Il serait erroné de croire que le mouvement eugénique n’attira que des penseurs conservateurs, désireux de donner une nouvelle légitimité aux inégalités sociales, et auxquels se seraient opposés les intellectuels progressistes. Au contraire, l’eugénisme a transcendé les clivages politiques. Nombre de ses partisans, dont Lapouge lui-même, se réclamaient du socialisme et voyaient dans l’eugénisme un moyen, scientifiquement fondé, du progrès social 394 [Taguieff, 2000]. Ainsi, la Société eugénique de Grande-Bretagne, fondée en 1907, comptait un certain nombre de militants et d’intellectuels socialistes parmi ses membres, dont Sidney et Beatrice Webb, les deux figures emblématiques de la Société Fabienne et du socialisme britannique du début du XXe siècle [Becquemont, 2000]. Enfin, les articles publiés dans le cadre d’un récent symposium sur « les préjugés et l’histoire de l’économie », à l’initiative de Weintraub [2003], montrent que la science économique est loin d’avoir échappé à la force d’attraction du mouvement eugénique. à la fin du XIXe et au début du XXe siècles, nombre d’économistes américains, ayant par ailleurs des conceptions théoriques diverses, soutenaient des positions racistes et eugéniques [Leonard, 2003b ; Bateman, 2003]. Pour ce qui est de Veblen, nous soutiendrons que sa conception des « races » relève du « racialisme » et non du « racisme », selon la distinction de Boyles & Tilman [1993, p. 1204]. Certes, il estimait, comme nombre de ses contemporains, qu’il existait « différents groupes raciaux et ethniques » ayant « différents traits et tempéraments psychologiques » et que cela était « dû plus à l’hérédité qu’à l’environnement ». Toutefois, « il ne pensait pas que ces groupes étaient meilleurs ou plus mauvais les uns que les autres ; il croyait seulement qu’ils étaient différents et que ces différences étaient, en partie, génétiques ». Autrement dit, nous pensons que Veblen ne partageait pas les préjugés racistes de l’anthropologie raciale à laquelle il se référait.
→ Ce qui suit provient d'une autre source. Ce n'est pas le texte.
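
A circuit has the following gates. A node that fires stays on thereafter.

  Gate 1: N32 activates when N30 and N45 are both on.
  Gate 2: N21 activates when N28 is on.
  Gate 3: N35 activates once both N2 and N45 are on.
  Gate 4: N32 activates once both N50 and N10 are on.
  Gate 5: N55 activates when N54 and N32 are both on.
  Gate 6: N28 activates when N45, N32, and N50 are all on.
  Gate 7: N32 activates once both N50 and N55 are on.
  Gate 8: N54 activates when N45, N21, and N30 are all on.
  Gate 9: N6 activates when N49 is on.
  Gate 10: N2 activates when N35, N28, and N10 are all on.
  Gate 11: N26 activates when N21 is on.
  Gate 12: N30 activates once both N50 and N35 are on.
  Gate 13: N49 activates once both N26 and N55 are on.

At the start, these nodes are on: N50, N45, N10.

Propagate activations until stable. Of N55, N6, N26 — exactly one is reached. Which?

N50 and N10 are on, so N32 activates (Gate 4).
Gate 6: N45, N32, and N50 on → N28 on.
Gate 2: N28 on → N21 on.
Gate 11: N21 on → N26 on.
N55 would need N54 and N32 (Gate 5), but N54 never turns on. N6 would need N49 (Gate 9), but N49 never turns on.

N26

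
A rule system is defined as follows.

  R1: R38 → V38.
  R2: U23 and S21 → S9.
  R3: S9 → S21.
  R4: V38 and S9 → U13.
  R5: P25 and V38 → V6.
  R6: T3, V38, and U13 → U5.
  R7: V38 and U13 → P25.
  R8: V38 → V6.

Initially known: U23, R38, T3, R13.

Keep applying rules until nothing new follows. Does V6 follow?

From R38, R1 gives V38.
From V38, R8 gives V6.

Yes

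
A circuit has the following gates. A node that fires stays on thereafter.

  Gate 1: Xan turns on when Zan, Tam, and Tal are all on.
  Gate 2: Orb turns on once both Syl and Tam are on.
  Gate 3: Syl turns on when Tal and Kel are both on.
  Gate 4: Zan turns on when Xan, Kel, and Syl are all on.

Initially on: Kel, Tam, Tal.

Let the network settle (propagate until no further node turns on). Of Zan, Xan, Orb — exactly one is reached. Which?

Gate 3: Tal and Kel on → Syl on.
Syl and Tam are on, so Orb turns on (Gate 2).
Xan would need Zan, Tam, and Tal (Gate 1), but Zan never turns on. Zan would need Xan, Kel, and Syl (Gate 4), but Xan never turns on.

Orb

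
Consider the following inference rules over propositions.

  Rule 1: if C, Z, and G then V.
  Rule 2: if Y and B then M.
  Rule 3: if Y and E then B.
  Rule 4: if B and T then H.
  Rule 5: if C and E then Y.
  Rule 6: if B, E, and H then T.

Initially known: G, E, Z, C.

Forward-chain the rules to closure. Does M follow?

From C and E, Rule 5 gives Y.
From Y and E, Rule 3 gives B.
From Y and B, Rule 2 gives M.

Yes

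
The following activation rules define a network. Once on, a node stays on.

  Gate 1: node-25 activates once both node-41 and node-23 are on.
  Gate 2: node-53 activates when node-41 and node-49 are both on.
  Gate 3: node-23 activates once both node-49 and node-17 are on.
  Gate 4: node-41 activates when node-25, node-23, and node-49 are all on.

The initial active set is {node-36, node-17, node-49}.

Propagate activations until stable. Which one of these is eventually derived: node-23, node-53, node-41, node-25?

node-23

Gate 3: node-49 and node-17 on → node-23 on.
node-53 would need node-41 and node-49 (Gate 2), but node-41 never turns on. node-25 would need node-41 and node-23 (Gate 1), but node-41 never turns on. node-41 would need node-25, node-23, and node-49 (Gate 4), but node-25 never turns on.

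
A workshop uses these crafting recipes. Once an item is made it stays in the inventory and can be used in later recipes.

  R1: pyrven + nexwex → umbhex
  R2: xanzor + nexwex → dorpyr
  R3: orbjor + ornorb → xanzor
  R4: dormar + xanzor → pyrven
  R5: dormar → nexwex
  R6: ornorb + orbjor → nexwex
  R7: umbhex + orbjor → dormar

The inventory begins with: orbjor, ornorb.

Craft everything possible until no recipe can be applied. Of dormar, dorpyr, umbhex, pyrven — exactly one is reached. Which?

Using R3, orbjor and ornorb make xanzor.
Using R6, ornorb and orbjor make nexwex.
xanzor + nexwex → dorpyr (R2).
pyrven would need dormar and xanzor (R4), but dormar is never obtained. dormar would need umbhex and orbjor (R7), but umbhex is never obtained. umbhex would need pyrven and nexwex (R1), but pyrven is never obtained.

dorpyr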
De plus, nous montrerons que ses propres théories contenaient de facto des critiques importantes à l’encontre de l’eugénisme, quoique Veblen ne les présentaient pas comme telles.

Notes
392.

C’est à cette date, en effet, que Galton utilise pour la première fois les termes « eugénique » et « eugénisme » dans Inquiries into Human Faculty. Bien que cet ouvrage marque formellement la naissance du mouvement eugénique, Galton en a jeté les bases depuis plusieurs années, notamment dans Hereditary Genius publié en 1869 [Becquemont, 2000, p. 53 ; Leonard, 2003b, p. 690].

393.

L’expression « éléments eugéniques » désigne ici les « individus dotés d’aptitudes héréditaires supérieures à la moyenne » [Taguieff, 2000, p. 10n.].

394.

Ross [1991, p. 208] semble suggérer que l’intérêt de Veblen pour les théories de Lapouge était lié aux penchants socialistes de celui-ci. Cependant, rien ne permet d’accréditer cette thèse, puisque Veblen ne s’est pas prononcé, à notre connaissance, sur les conceptions socialistes de l’anthropologue français. Au contraire, on peut affirmer que si Veblen avait de la sympathie pour certaines idées socialistes, celles-ci ne correspondaient en rien au projet lapougien tel que Taguieff [2000] le décrit.